You might need to know how to add read/write access to S3 buckets under AWS accounts that are different from the account for the Cloudera Data Warehouse (CDW) service cluster.

To add CDW service cluster access to a bucket you add to S3 under a different AWS account, you must configure the bucket in the different account to access the CDW cluster account. Then, you can configure the CDW service account to access the bucket you added. You perform both of these tasks in the AWS Management Console.

Required role: DWAdmin

To configure access to external S3 buckets for your CDW cluster, you must edit the AWS instance profile. Before you edit the instance profile, get the cluster ID from the Environments tile in the CDW service UI:

You use this cluster ID in Step 5 below.

  1. In the AWS Console, navigate to AWS Management Console > S3, locate the bucket in the other AWS account you added, and then click the bucket name.
  2. In the bucket details page, click the Permissions tab, and then click the Bucket Policy sub-tab.
  3. In the Bucket Policy sub-tab page, in the Bucket policy editor, add the CDW cluster Id and what permissions you want the CDW service account to have for this bucket:

    This example policy includes the following specifications:

    • A.

      This section includes the Sid, which is an optional identifier indicating what the policy does. The Effect specifies that this policy is allowing the Principal to do what is listed below in the Action section. The Principal is where you specify the ARN of the instance role for your CDW cluster account.

    • B. The Action section specifies what actions the Principal can perform.
    • C. The Resource section specifies the S3 bucket you addad and want your CDW cluster to be able to access.
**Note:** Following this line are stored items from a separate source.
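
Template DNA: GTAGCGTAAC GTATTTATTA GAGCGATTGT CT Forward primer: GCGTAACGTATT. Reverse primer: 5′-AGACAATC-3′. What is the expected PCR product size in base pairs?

29 bp

Scanning the template, GCGTAACGTATT occurs at positions 4–15; this primer anneals to the bottom strand there with its 3' end pointing downstream.
Taking the reverse complement of AGACAATC gives GATTGTCT, found at positions 25–32 on the template; the primer anneals here to the top strand with its 3' end pointing upstream.
Amplicon spans positions 4–32: 29 bp.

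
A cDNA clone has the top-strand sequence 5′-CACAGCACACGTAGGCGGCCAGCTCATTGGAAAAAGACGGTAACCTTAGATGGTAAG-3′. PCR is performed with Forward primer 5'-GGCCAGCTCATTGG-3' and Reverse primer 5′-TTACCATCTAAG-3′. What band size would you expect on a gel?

40 bp

Scanning the template, GGCCAGCTCATTGG occurs at positions 17–30; this primer anneals to the bottom strand there with its 3' end pointing downstream.
The reverse primer's reverse complement is CTTAGATGGTAA, which matches the template at positions 45–56.
Amplicon spans positions 17–56: 40 bp.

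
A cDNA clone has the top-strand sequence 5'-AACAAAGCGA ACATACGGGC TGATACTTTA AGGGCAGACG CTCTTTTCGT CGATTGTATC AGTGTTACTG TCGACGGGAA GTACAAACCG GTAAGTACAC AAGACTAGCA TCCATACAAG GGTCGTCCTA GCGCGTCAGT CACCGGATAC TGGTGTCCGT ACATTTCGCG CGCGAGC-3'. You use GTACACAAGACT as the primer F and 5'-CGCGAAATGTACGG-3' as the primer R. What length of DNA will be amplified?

Scanning the template, GTACACAAGACT occurs at positions 95–106; this primer anneals to the bottom strand there with its 3' end pointing downstream.
Reverse complement of the reverse primer: CCGTACATTTCGCG. This occurs on the top strand at positions 157–170.
Amplicon spans positions 95–170: 76 bp.

76 bp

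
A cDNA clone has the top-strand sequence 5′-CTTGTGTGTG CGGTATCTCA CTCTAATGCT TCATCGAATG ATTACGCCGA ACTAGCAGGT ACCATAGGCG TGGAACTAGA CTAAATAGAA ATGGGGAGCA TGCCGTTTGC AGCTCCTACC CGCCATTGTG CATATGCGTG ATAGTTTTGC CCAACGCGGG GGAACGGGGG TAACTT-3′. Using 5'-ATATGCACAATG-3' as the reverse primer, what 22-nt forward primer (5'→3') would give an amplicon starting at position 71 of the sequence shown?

The reverse primer's reverse complement CATTGTGCATAT matches the template at positions 124–135; the product starts at position 71.
The forward primer is identical to the top strand over positions 71–92: TGGAACTAGACTAAATAGAAAT.

5'-TGGAACTAGACTAAATAGAAAT-3'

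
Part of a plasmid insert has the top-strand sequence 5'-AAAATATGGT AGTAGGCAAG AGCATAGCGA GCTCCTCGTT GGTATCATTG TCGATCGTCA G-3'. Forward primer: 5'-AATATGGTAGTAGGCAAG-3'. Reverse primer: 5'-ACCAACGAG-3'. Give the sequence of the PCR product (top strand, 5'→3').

5'-AATATGGTAGTAGGCAAGAGCATAGCGAGCTCCTCGTTGGT-3'

Scanning the template, AATATGGTAGTAGGCAAG occurs at positions 3–20; this primer anneals to the bottom strand there with its 3' end pointing downstream.
The reverse primer's reverse complement is CTCGTTGGT, which matches the template at positions 35–43.
The product is the template from position 3 through 43 (41 bp).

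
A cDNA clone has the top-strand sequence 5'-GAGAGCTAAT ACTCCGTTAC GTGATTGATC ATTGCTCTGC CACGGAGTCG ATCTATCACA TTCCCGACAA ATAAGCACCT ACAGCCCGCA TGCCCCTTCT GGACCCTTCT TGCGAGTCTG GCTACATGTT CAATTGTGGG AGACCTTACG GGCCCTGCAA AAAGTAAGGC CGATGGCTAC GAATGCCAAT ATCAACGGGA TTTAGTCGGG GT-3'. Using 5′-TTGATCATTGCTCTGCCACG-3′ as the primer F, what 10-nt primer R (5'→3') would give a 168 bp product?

The forward primer binds at positions 25–44, so a 168 bp product ends at position 25 + 168 − 1 = 192.
The reverse primer anneals to the top strand over positions 183–192, i.e. to ATGCCAATAT.
Its sequence written 5'→3' is the reverse complement: ATATTGGCAT.

5'-ATATTGGCAT-3'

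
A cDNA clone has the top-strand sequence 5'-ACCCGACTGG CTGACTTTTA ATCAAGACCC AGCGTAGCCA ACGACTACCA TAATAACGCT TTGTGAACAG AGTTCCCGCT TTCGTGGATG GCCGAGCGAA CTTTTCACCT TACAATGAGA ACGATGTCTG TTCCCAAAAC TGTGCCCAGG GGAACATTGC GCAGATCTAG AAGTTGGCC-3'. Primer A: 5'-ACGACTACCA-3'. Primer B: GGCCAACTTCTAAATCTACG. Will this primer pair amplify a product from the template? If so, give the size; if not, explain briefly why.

No product — primer B has no binding site in the template.

Primer B (GGCCAACTTCTAAATCTACG) does not match the top strand, and its reverse complement CGTAGATTTAGAAGTTGGCC does not match either.
With no annealing site for primer B, no amplification occurs.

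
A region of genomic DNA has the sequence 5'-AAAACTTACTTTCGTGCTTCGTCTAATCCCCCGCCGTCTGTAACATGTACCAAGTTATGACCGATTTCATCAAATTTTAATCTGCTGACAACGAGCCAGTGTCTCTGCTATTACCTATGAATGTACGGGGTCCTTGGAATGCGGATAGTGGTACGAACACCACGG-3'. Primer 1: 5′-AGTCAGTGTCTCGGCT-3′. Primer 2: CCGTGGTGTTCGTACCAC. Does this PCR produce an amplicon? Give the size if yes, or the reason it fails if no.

Primer 1 (AGTCAGTGTCTCGGCT) does not match the top strand, and its reverse complement AGCCGAGACACTGACT does not match either.
With no annealing site for primer 1, no amplification occurs.

No product — primer 1 has no binding site in the template.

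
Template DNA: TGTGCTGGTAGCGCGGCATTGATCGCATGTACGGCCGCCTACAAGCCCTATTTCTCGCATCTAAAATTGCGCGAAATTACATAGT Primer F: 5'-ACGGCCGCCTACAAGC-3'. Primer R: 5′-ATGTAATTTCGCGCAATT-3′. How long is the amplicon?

Scanning the template, ACGGCCGCCTACAAGC occurs at positions 31–46; this primer anneals to the bottom strand there with its 3' end pointing downstream.
Taking the reverse complement of ATGTAATTTCGCGCAATT gives AATTGCGCGAAATTACAT, found at positions 65–82 on the template; the primer anneals here to the top strand with its 3' end pointing upstream.
Product length = (reverse-primer end) − (forward-primer start) + 1 = 82 − 31 + 1 = 52 bp.

52 bp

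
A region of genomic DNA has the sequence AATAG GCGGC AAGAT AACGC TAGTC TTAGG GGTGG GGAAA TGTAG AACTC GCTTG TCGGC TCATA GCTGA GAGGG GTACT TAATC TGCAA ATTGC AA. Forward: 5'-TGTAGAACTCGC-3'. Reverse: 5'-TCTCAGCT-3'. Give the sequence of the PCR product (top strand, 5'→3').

5'-TGTAGAACTCGCTTGTCGGCTCATAGCTGAGA-3'

The forward primer matches the template at positions 41–52.
The reverse primer's reverse complement is AGCTGAGA, which matches the template at positions 65–72.
The product is the template from position 41 through 72 (32 bp).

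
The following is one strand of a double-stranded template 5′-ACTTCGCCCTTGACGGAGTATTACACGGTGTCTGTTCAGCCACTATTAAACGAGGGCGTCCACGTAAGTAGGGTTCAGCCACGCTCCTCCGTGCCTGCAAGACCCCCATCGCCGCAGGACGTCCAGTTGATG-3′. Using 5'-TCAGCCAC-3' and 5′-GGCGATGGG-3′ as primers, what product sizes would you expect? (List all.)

The forward primer TCAGCCAC matches the top strand at positions 36–43, 75–82.
The reverse primer's reverse complement is CCCATCGCC, matching at positions 105–113.
Each forward site pairs with the reverse site to give a product ending at position 113: sizes 78, 39 bp.

78 bp, 39 bp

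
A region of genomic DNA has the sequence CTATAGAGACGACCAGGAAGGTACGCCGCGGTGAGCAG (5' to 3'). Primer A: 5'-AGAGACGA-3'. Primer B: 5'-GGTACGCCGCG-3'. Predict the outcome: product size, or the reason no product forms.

Primer A (AGAGACGA) matches the top strand at positions 5–12 (3' end points downstream).
Primer B (GGTACGCCGCG) also matches the top strand directly, at positions 20–30 — its reverse complement CGCGGCGTACC is not present.
Both primers anneal to the bottom strand with 3' ends pointing the same way, so neither can prime synthesis back toward the other.

No product — both primers anneal to the same strand and extend in the same direction.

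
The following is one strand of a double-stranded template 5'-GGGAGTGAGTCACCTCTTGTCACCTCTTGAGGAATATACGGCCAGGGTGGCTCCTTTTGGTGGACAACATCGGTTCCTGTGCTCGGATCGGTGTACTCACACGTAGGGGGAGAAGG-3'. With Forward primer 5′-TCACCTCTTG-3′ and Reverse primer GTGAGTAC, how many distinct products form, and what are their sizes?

The forward primer TCACCTCTTG matches the top strand at positions 10–19, 20–29.
The reverse primer's reverse complement is GTACTCAC, matching at positions 93–100.
Each forward site pairs with the reverse site to give a product ending at position 100: sizes 91, 81 bp.

Two products: 91 bp, 81 bp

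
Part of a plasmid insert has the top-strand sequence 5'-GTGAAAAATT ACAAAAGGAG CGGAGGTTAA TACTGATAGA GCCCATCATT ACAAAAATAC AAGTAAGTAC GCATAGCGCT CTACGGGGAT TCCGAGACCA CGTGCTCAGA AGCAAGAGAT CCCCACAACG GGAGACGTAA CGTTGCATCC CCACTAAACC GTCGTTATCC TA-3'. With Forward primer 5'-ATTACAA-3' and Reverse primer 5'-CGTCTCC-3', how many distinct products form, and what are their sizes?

Two products: 130 bp, 90 bp

The forward primer ATTACAA matches the top strand at positions 8–14, 48–54.
The reverse primer's reverse complement is GGAGACG, matching at positions 131–137.
Each forward site pairs with the reverse site to give a product ending at position 137: sizes 130, 90 bp.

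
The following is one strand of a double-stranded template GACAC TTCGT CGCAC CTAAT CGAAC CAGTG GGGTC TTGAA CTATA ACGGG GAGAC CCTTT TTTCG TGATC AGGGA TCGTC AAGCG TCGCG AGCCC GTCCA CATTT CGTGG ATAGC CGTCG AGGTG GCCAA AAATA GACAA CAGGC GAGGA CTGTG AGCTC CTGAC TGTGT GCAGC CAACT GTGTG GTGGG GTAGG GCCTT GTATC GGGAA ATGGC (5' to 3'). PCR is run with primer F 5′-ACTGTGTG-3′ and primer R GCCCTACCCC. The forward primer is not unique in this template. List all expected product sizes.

34 bp, 20 bp

The forward primer ACTGTGTG matches the top strand at positions 164–171, 178–185.
The reverse primer's reverse complement is GGGGTAGGGC, matching at positions 188–197.
Each forward site pairs with the reverse site to give a product ending at position 197: sizes 34, 20 bp.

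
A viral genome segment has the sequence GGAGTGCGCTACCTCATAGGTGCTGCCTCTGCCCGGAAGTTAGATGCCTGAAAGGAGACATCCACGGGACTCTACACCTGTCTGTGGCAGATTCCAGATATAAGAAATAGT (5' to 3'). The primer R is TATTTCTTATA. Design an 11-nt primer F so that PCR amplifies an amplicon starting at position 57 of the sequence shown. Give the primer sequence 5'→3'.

5'-GACATCCACGG-3'

The reverse primer's reverse complement TATAAGAAATA matches the template at positions 99–109; the product starts at position 57.
The forward primer is identical to the top strand over positions 57–67: GACATCCACGG.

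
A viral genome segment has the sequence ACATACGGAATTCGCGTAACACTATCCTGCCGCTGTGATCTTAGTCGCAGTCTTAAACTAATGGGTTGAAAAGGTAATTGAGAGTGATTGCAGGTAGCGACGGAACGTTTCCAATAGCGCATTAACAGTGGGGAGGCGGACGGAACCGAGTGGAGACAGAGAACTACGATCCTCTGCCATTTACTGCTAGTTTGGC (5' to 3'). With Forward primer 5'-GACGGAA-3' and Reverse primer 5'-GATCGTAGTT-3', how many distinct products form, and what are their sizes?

The forward primer GACGGAA matches the top strand at positions 99–105, 139–145.
The reverse primer's reverse complement is AACTACGATC, matching at positions 162–171.
Each forward site pairs with the reverse site to give a product ending at position 171: sizes 73, 33 bp.

Two products: 73 bp, 33 bp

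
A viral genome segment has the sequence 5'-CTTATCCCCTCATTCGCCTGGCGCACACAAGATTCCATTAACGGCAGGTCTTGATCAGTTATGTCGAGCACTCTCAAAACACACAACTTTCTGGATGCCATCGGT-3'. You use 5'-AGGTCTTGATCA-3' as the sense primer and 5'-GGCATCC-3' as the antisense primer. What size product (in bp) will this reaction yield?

54 bp

Scanning the template, AGGTCTTGATCA occurs at positions 46–57; this primer anneals to the bottom strand there with its 3' end pointing downstream.
The reverse primer's reverse complement is GGATGCC, which matches the template at positions 93–99.
Amplicon spans positions 46–99: 54 bp.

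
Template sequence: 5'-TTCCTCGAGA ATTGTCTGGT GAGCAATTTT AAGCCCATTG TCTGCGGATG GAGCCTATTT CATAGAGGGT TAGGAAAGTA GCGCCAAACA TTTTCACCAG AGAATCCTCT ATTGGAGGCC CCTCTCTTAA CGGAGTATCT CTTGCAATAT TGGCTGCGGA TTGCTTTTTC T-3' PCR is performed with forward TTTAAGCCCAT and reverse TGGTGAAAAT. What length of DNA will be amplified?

The forward primer matches the template at positions 28–38.
The reverse primer's reverse complement is ATTTTCACCA, which matches the template at positions 90–99.
Amplicon spans positions 28–99: 72 bp.

72 bp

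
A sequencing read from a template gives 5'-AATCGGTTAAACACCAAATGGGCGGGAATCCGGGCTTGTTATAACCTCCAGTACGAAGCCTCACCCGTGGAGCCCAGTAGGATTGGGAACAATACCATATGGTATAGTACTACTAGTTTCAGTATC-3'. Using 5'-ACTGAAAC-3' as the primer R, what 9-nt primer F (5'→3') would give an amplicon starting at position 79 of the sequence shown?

5'-AGGATTGGG-3'

The reverse primer's reverse complement GTTTCAGT matches the template at positions 116–123; the product starts at position 79.
The forward primer is identical to the top strand over positions 79–87: AGGATTGGG.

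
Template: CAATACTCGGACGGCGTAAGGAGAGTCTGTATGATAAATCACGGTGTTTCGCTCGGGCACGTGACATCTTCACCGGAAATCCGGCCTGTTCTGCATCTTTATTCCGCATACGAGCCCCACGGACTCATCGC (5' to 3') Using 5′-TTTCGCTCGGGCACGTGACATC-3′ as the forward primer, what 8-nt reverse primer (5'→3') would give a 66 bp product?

The forward primer binds at positions 47–68, so a 66 bp product ends at position 47 + 66 − 1 = 112.
The reverse primer anneals to the top strand over positions 105–112, i.e. to CGCATACG.
Its sequence written 5'→3' is the reverse complement: CGTATGCG.

5'-CGTATGCG-3'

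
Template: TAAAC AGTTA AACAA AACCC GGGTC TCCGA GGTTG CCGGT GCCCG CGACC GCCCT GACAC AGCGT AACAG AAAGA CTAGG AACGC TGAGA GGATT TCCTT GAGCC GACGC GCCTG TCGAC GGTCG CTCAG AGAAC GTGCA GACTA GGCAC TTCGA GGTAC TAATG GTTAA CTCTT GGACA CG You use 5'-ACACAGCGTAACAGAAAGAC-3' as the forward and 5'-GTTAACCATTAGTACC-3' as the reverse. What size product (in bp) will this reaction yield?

Forward primer ACACAGCGTAACAGAAAGAC is found on the top strand at positions 57–76.
Reverse complement of the reverse primer: GGTACTAATGGTTAAC. This occurs on the top strand at positions 156–171.
Amplicon spans positions 57–171: 115 bp.

115 bp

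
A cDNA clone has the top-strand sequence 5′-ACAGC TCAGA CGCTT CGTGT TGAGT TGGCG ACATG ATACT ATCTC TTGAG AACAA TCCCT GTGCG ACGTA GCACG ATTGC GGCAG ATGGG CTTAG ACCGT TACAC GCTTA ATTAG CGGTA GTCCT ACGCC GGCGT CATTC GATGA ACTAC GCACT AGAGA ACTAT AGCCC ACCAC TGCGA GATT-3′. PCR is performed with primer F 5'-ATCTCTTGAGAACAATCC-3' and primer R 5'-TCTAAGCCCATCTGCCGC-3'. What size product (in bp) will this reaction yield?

Scanning the template, ATCTCTTGAGAACAATCC occurs at positions 41–58; this primer anneals to the bottom strand there with its 3' end pointing downstream.
Taking the reverse complement of TCTAAGCCCATCTGCCGC gives GCGGCAGATGGGCTTAGA, found at positions 79–96 on the template; the primer anneals here to the top strand with its 3' end pointing upstream.
Product length = (reverse-primer end) − (forward-primer start) + 1 = 96 − 41 + 1 = 56 bp.

56 bp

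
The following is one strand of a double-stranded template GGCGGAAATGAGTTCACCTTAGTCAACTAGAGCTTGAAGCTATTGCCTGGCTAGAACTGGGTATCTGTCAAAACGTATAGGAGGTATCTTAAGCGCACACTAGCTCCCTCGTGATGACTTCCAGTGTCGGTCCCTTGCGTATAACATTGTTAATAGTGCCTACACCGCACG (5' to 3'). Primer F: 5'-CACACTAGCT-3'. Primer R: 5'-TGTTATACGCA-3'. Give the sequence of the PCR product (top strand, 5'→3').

5'-CACACTAGCTCCCTCGTGATGACTTCCAGTGTCGGTCCCTTGCGTATAACA-3'

The forward primer matches the template at positions 96–105.
Reverse complement of the reverse primer: TGCGTATAACA. This occurs on the top strand at positions 136–146.
The product is the template from position 96 through 146 (51 bp).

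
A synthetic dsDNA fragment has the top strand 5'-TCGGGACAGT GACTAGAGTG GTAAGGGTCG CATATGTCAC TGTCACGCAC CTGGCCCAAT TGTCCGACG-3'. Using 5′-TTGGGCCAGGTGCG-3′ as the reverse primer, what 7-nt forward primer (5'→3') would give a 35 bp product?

5'-GGGTCGC-3'

The reverse primer's reverse complement CGCACCTGGCCCAA matches the template at positions 46–59, so the product ends at position 59.
A 35 bp product then starts at position 59 − 35 + 1 = 25.
The forward primer is identical to the top strand there: GGGTCGC.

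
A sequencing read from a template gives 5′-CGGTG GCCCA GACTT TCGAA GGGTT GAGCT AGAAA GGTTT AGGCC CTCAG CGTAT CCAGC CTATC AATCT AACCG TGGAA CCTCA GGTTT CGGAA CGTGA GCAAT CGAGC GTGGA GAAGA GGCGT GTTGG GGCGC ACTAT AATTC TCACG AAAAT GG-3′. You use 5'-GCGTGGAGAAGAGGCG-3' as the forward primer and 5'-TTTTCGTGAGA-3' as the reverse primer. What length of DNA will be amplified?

The forward primer matches the template at positions 109–124.
Reverse complement of the reverse primer: TCTCACGAAAA. This occurs on the top strand at positions 144–154.
The product runs from position 109 to position 154, so its length is 154 − 109 + 1 = 46 bp.

46 bp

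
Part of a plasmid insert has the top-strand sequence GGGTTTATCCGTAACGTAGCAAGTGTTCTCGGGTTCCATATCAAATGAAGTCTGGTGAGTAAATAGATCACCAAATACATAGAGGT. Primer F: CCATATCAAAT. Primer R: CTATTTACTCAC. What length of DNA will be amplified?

The forward primer matches the template at positions 36–46.
Taking the reverse complement of CTATTTACTCAC gives GTGAGTAAATAG, found at positions 55–66 on the template; the primer anneals here to the top strand with its 3' end pointing upstream.
The product runs from position 36 to position 66, so its length is 66 − 36 + 1 = 31 bp.

31 bp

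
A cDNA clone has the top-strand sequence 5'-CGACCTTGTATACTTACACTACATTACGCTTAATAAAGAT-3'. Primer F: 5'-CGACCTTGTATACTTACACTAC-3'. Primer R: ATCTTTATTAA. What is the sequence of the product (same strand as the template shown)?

5'-CGACCTTGTATACTTACACTACATTACGCTTAATAAAGAT-3'

Forward primer CGACCTTGTATACTTACACTAC is found on the top strand at positions 1–22.
The reverse primer's reverse complement is TTAATAAAGAT, which matches the template at positions 30–40.
The product is the template from position 1 through 40 (40 bp).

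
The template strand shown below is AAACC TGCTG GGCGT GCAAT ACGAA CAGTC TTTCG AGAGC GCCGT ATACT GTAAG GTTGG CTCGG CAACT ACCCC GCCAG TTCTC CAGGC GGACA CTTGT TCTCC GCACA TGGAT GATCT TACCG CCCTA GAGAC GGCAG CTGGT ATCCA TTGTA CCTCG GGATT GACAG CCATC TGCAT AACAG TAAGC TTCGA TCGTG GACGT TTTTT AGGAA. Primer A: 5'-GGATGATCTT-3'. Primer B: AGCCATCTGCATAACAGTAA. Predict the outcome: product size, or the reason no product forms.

No product — both primers anneal to the same strand and extend in the same direction.

Primer A (GGATGATCTT) matches the top strand at positions 112–121 (3' end points downstream).
Primer B (AGCCATCTGCATAACAGTAA) also matches the top strand directly, at positions 169–188 — its reverse complement TTACTGTTATGCAGATGGCT is not present.
Both primers anneal to the bottom strand with 3' ends pointing the same way, so neither can prime synthesis back toward the other.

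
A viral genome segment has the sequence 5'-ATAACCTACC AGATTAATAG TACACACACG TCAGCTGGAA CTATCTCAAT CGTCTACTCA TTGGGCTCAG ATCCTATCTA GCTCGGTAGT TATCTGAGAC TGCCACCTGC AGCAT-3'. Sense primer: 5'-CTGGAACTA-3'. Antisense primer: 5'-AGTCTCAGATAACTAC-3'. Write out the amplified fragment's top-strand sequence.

5'-CTGGAACTATCTCAATCGTCTACTCATTGGGCTCAGATCCTATCTAGCTCGGTAGTTATCTGAGACT-3'

Scanning the template, CTGGAACTA occurs at positions 35–43; this primer anneals to the bottom strand there with its 3' end pointing downstream.
The reverse primer's reverse complement is GTAGTTATCTGAGACT, which matches the template at positions 86–101.
The product is the template from position 35 through 101 (67 bp).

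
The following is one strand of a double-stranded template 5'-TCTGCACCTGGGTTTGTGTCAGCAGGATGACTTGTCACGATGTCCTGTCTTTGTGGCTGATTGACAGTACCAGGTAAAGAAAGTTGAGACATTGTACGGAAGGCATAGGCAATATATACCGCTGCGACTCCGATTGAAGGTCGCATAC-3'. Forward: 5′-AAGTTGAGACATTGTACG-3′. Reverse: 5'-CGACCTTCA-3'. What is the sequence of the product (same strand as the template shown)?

The forward primer matches the template at positions 81–98.
The reverse primer's reverse complement is TGAAGGTCG, which matches the template at positions 135–143.
The product is the template from position 81 through 143 (63 bp).

5'-AAGTTGAGACATTGTACGGAAGGCATAGGCAATATATACCGCTGCGACTCCGATTGAAGGTCG-3'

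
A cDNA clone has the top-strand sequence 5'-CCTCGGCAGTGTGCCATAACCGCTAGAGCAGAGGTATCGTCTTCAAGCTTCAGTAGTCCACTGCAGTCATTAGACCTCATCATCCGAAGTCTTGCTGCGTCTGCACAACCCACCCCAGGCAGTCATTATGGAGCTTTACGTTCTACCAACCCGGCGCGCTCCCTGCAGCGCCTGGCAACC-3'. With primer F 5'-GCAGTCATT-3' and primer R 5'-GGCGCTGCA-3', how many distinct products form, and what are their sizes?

The forward primer GCAGTCATT matches the top strand at positions 63–71, 119–127.
The reverse primer's reverse complement is TGCAGCGCC, matching at positions 164–172.
Each forward site pairs with the reverse site to give a product ending at position 172: sizes 110, 54 bp.

Two products: 110 bp, 54 bp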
    For details about bucket policies, see Managing Access to Amazon S3 Buckets Using Bucket Policies in the AWS documentation.

  4. Click Save.
  5. Still in the AWS Console, navigate to AWS Management Console > CloudFormation and locate the corresponding stack using the cluster ID you obtained from the CDW Environments tile in the "Before you begin" section above. Click on the CloudFormation stack name. This stack name is based on the form: <cluster-ID>-dwx-stack. For example, if the cluster ID is env-6cwwgg, the CloudFormation stack name for this cluster is env-6cwwgg-dwx-stack.
  6. In the CloudFormation stack details page, click the Resources tab, locate the NodeInstanceRole in the Logical ID column, and then click the adjacent hyperlink in the Physical ID column:

    This launches the Identity and Access Management (IAM) console.

  7. In the IAM console, locate the s3-read-write-own-buckets policy. Click Show…More if you do not see it.
  8. Expand the row for the s3-read-write-own-buckets policy by clicking the triangle icon to the left of the policy, and then click Edit Policy:
  9. In the Edit s3-read-write-own-buckets editor page, click the JSON tab and append ARN information about the additional external bucket in the "Resource" section of the JSON file. For example, if you want to add access to the dwx-env-cx57qr bucket, you append it at the end of the "Resource" section as shown in the following example:
    "Resource":[
                "arn:aws:s3:::cdw-sales-hj9s-dwx-managed",
                "arn:aws:s3:::cdw-sales-hj9s-dwx-managed/*",
                "arn:aws:s3:::cdw-sales-hj9s-dwx-external",
                "arn:aws:s3:::cdw-sales-hj9s-dwx-external/*",
               "arn:aws:s3:::dwx-env-cx57qr",
                "arn:aws:s3:::dwx-env-cx57q/*"
         ],
  10. Click Review policy in the lower right corner of the page, and then click Save changes. You can access the new bucket from your CDW service cluster now. For example, you can create external Hive tables that point to the newly added bucket.